The weakening of the South African rand against the dollar, coupled with drought conditions affecting staple crops like white corn and geopolitical tensions in the Middle East leading to rising oil prices, poses significant challenges.

These factors are expected to keep inflation relatively high and stubborn in the coming months, making policymakers hesitant to adjust borrowing costs.

Lesetja Kganyago, Governor of the South African Reserve Bank, reiterated the bank’s cautious stance on inflation pressures.

Despite the recent easing, inflation has consistently remained above the midpoint of the central bank’s target range of 3-6% since May 2021. Consequently, the bank has maintained the benchmark interest rate at 8.25% for nearly a year, aiming to anchor inflation expectations.

While some traders speculate on potential interest rate hikes, forward-rate agreements indicate a low likelihood of such a move at the upcoming monetary policy committee meeting.
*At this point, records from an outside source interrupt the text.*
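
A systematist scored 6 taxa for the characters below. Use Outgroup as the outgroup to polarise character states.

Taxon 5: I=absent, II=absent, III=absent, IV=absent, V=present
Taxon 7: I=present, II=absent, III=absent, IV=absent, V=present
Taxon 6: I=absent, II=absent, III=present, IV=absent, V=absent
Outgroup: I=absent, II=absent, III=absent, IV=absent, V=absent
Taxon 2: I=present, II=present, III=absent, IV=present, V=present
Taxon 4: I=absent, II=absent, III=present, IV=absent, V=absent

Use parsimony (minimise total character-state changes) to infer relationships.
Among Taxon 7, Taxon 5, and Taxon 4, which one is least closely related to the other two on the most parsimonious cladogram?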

The yield on 10-year bonds also saw a marginal decline following the release of the inflation data.

March’s inflation decline was mainly attributed to lower prices in miscellaneous goods and services, education, health, and housing and utilities.

However, core inflation, which excludes volatile food and energy costs, remained relatively steady at 4.9%.

Overall, South Africa’s inflation trajectory underscores the delicate balance between economic recovery and inflation containment amid ongoing global uncertainties.